Craft beer and the identity economyon June 17, 2015 at 8:30 pm
I was shocked, a few years back, to learn how little most brewmasters make. I mean, it’s understandable if your local brewpub only pays their head guy or gal 30k—that’s a small scale operation, after all. But most brewers aren’t that small. They just take pride in paying their most important employees shit wage, providing them instead of vague status perks.
The influx of Millennial liberals into the entrepreneurial economy has lead to some comical, and very sad, effects. There was a sign up at an Indianapolis charcuterie asking for applicants for an apprenticeship position. The pay was $500 a month, and a yearlong commitment was required. Good news, though: you got all the fatty meat you could eat, and every second Sunday was a day off.
“Is this for serious,” I asked the young man with the handlebar moustache.
“Oh yeah,” he said. “You work here, you’re a rock star.”
And as everyone knows, rock stars are famous for how little money they make. But so goes the vagaries of our sad, broken country: a generation of young people have abandoned all hope of financial stability and will accept instead a chance to become known locally as that cool dude who works at the meat packing place.

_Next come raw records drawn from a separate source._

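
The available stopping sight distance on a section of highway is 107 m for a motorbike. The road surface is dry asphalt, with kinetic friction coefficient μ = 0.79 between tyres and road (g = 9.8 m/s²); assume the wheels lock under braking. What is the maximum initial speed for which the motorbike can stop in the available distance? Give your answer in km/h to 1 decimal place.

Maximum speed ≈ 146.5 km/h

a = μg = 0.79 × 9.8 = 7.742 m/s².
v²/(2a) = d ⇒ v = √(2 × 7.742 × 107) = √1656.79 = 40.7037 m/s.
40.7037 m/s × 3.6 = 146.533 km/h.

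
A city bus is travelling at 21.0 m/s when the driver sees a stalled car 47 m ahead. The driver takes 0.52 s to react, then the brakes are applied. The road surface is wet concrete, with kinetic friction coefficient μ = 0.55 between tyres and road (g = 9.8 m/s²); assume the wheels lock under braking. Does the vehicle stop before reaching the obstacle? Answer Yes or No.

a = μg = 0.55 × 9.8 = 5.390 m/s².
Reaction distance = 21.0000 × 0.52 = 10.920 m.
Braking distance = v²/(2a) = 441.000 / 10.780 = 40.909 m.
Total stopping distance = 10.920 + 40.909 = 51.829 m, vs 47 m available — it cannot stop in time and overshoots by 51.829 − 47 = 4.829 m.

No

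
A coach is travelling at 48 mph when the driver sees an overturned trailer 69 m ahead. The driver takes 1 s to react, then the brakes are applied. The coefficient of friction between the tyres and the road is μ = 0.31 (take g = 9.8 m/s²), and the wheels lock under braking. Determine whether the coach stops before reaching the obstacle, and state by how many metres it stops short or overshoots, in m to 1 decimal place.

48 mph × 0.44704 = 21.4579 m/s.
a = μg = 0.31 × 9.8 = 3.038 m/s².
Reaction distance = 21.4579 × 1 = 21.458 m.
Braking distance = v²/(2a) = 460.441 / 6.076 = 75.780 m.
Total stopping distance = 21.458 + 75.780 = 97.238 m, vs 69 m available — it cannot stop in time and overshoots by 97.238 − 69 = 28.238 m.

No — it overshoots by 28.2 m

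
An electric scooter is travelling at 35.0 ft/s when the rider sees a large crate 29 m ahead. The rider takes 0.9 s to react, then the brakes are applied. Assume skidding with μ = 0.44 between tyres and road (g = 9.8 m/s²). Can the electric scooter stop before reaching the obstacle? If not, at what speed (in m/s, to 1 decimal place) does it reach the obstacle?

Yes — it stops about 6.2 m short of the obstacle, so it never reaches it

35 ft/s × 0.3048 = 10.6680 m/s.
a = μg = 0.44 × 9.8 = 4.312 m/s².
Reaction distance = 10.6680 × 0.9 = 9.601 m.
Braking distance = v²/(2a) = 113.806 / 8.624 = 13.196 m.
Total stopping distance = 9.601 + 13.196 = 22.797 m, vs 29 m available — it stops with 29 − 22.797 = 6.203 m to spare.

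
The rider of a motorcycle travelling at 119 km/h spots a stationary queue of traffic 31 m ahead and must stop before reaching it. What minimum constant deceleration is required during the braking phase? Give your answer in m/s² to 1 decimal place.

Required deceleration ≈ 17.6 m/s²

119 km/h ÷ 3.6 = 33.0556 m/s.
v² = 2a·d ⇒ a = v²/(2d) = 33.0556² / (2 × 31.000) = 1092.673 / 62.000 = 17.6238 m/s².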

So head brewer positions have their perks. You get to drink all day, for one. Bloggers and cicerones kiss your ass. And you get to go into the VIP area at Dark Lord Day. But 30k at a big-name, mid-size brewer? You can’t retire on that. You can’t afford to get sick, even, or take a day off, or do anything that might mildly annoy your employer, who is statistically one of those icky Ayn Rand guys who thinks that treating people like shit is a sign of moral intelligence. He is a job creator. You are a mere maker. He’s given you your maker space and you have utilized that space to craft a socially favorable identity—what more could you possibly want, you ungrateful piece of filth? You—ugg, people like you make the ubermensch feel all shruggy, if you get my drift. Keep yapping and we’ll transfer brewing operations to Vietnam. Over there you can throw sass-mouth child laborers right into the boiling tank.

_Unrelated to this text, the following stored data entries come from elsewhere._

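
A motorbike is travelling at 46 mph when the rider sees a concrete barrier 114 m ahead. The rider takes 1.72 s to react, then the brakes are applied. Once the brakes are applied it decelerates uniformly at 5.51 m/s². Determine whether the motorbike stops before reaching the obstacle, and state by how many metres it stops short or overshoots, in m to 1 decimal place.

Yes — it stops 40.3 m short of the obstacle

46 mph × 0.44704 = 20.5638 m/s.
Reaction distance = 20.5638 × 1.72 = 35.370 m.
Braking distance = v²/(2a) = 422.870 / 11.020 = 38.373 m.
Total stopping distance = 35.370 + 38.373 = 73.743 m, vs 114 m available — it stops with 114 − 73.743 = 40.257 m to spare.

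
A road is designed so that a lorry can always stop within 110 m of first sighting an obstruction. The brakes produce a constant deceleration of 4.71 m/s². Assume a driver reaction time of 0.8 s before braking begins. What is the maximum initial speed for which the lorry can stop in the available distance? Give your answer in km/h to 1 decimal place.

Stopping distance: v·t_r + v²/(2a) = 110 with t_r = 0.8 s and a = 4.710 m/s².
So v² + 7.536 v − 1036.20 = 0.
Positive root: v = −a·t_r + √((a·t_r)² + 2a·d) = −3.768 + √(14.198 + 1036.20) = 28.6418 m/s.
28.6418 m/s × 3.6 = 103.110 km/h.

Maximum speed ≈ 103.1 km/h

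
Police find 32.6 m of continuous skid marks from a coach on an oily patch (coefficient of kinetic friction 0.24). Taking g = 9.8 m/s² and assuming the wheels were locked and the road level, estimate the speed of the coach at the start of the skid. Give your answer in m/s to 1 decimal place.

Deceleration a = μg = 0.24 × 9.8 = 2.352 m/s².
v = √(2a·d) = √(2 × 2.352 × 32.6) = √153.350 = 12.3835 m/s.

Initial speed ≈ 12.4 m/s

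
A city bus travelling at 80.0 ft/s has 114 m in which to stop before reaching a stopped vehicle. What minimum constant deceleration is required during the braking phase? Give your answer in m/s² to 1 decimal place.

Required deceleration ≈ 2.6 m/s²

80 ft/s × 0.3048 = 24.3840 m/s.
v² = 2a·d ⇒ a = v²/(2d) = 24.3840² / (2 × 114.000) = 594.579 / 228.000 = 2.6078 m/s².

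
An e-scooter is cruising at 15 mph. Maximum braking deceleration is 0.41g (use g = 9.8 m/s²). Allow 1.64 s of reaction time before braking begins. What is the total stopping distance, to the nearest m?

15 mph × 0.44704 = 6.7056 m/s.
a = 0.41 × 9.8 = 4.018 m/s².
Reaction distance = v·t_r = 6.7056 × 1.64 = 10.997 m.
Braking distance = v²/(2a) = 6.7056² / (2 × 4.018) = 44.965 / 8.036 = 5.595 m.
Total = 10.997 + 5.595 = 16.592 m.

Total stopping distance ≈ 17 m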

Long story short, I was quite pleased when I heard that Toppling Goliath’s old head brewer had left the business on short notice. Because, frankly, fuck the business owner. Fuck all business owners who aren’t also practitioners, or who refuse to adequately value their employees. I met that guy, and he had the same air of holier-than-thou self-possession as every other coked-out degenerate restaurateur I’ve ever known. These are the guys who give their employees mealy-mouthed lectures on being team players, on the morality of grit and selflessness, but then shut down operations overnight and refuse to issue the last three week’s paychecks. These are the people who conflated selfishness with honor, the rat bastards who’ve taken control of every single aspect of this country and consider themselves the only true victims of the horrors they’ve wrought upon the world. In 2055, when potable water is as valuable as gold and a lucky few toilers survive to literally lick the shit from these people’s assholes, they will cry about the good old days, about how government and unions brought down the glorious systems that used to make life so pleasant. Fuck them. I hope they all die.

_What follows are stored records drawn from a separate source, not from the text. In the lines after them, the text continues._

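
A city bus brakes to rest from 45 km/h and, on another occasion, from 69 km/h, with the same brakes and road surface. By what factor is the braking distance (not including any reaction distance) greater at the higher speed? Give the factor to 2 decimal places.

Braking distance d = v²/(2a), so with a fixed, d ∝ v².
Factor = (69/45)² = 1.5333² = 2.3510.

Factor ≈ 2.35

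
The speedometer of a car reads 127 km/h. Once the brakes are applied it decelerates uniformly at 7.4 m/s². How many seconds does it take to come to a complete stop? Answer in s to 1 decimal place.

Braking time ≈ 4.8 s

127 km/h ÷ 3.6 = 35.2778 m/s.
Braking time = v/a = 35.2778 / 7.400 = 4.767 s.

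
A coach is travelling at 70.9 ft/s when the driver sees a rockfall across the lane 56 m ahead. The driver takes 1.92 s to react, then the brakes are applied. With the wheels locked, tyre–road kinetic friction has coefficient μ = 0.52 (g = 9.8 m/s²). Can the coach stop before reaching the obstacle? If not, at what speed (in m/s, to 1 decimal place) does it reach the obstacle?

70.9 ft/s × 0.3048 = 21.6103 m/s.
a = μg = 0.52 × 9.8 = 5.096 m/s².
Reaction distance = 21.6103 × 1.92 = 41.492 m.
Braking distance needed to stop: v²/(2a) = 467.005 / 10.192 = 45.821 m, so total needed = 41.492 + 45.821 = 87.313 m > 56 m — it cannot stop.
Distance remaining when braking begins: 56 − 41.492 = 14.508 m.
v² = v₀² − 2a·d = 467.005 − 2 × 5.096 × 14.508 = 319.139 m²/s².
v = √319.139 = 17.864 m/s.

No — it strikes the obstacle at 17.9 m/s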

And so rumors abound regarding the fate of TG. None of them are good. They’ve had to abandon several batches. Other beers have been renamed because they can’t stop fucking up the recipe. This, 1492, is from their Hop Patrol series, and it resembles a decently hopped homebrew. The carbonation was off—no sound was made when the cap was removed, as if I were unstopping a bottle of Sam Adams Utopias. It glugged out with minimal fizz and smelled pleasant but uneven. The unevenness continues throughout the flavor, with green and fruity hops blotting out everything else, ending on nodes of juice and water.
Topping Goliath is in trouble. And that’s a good thing.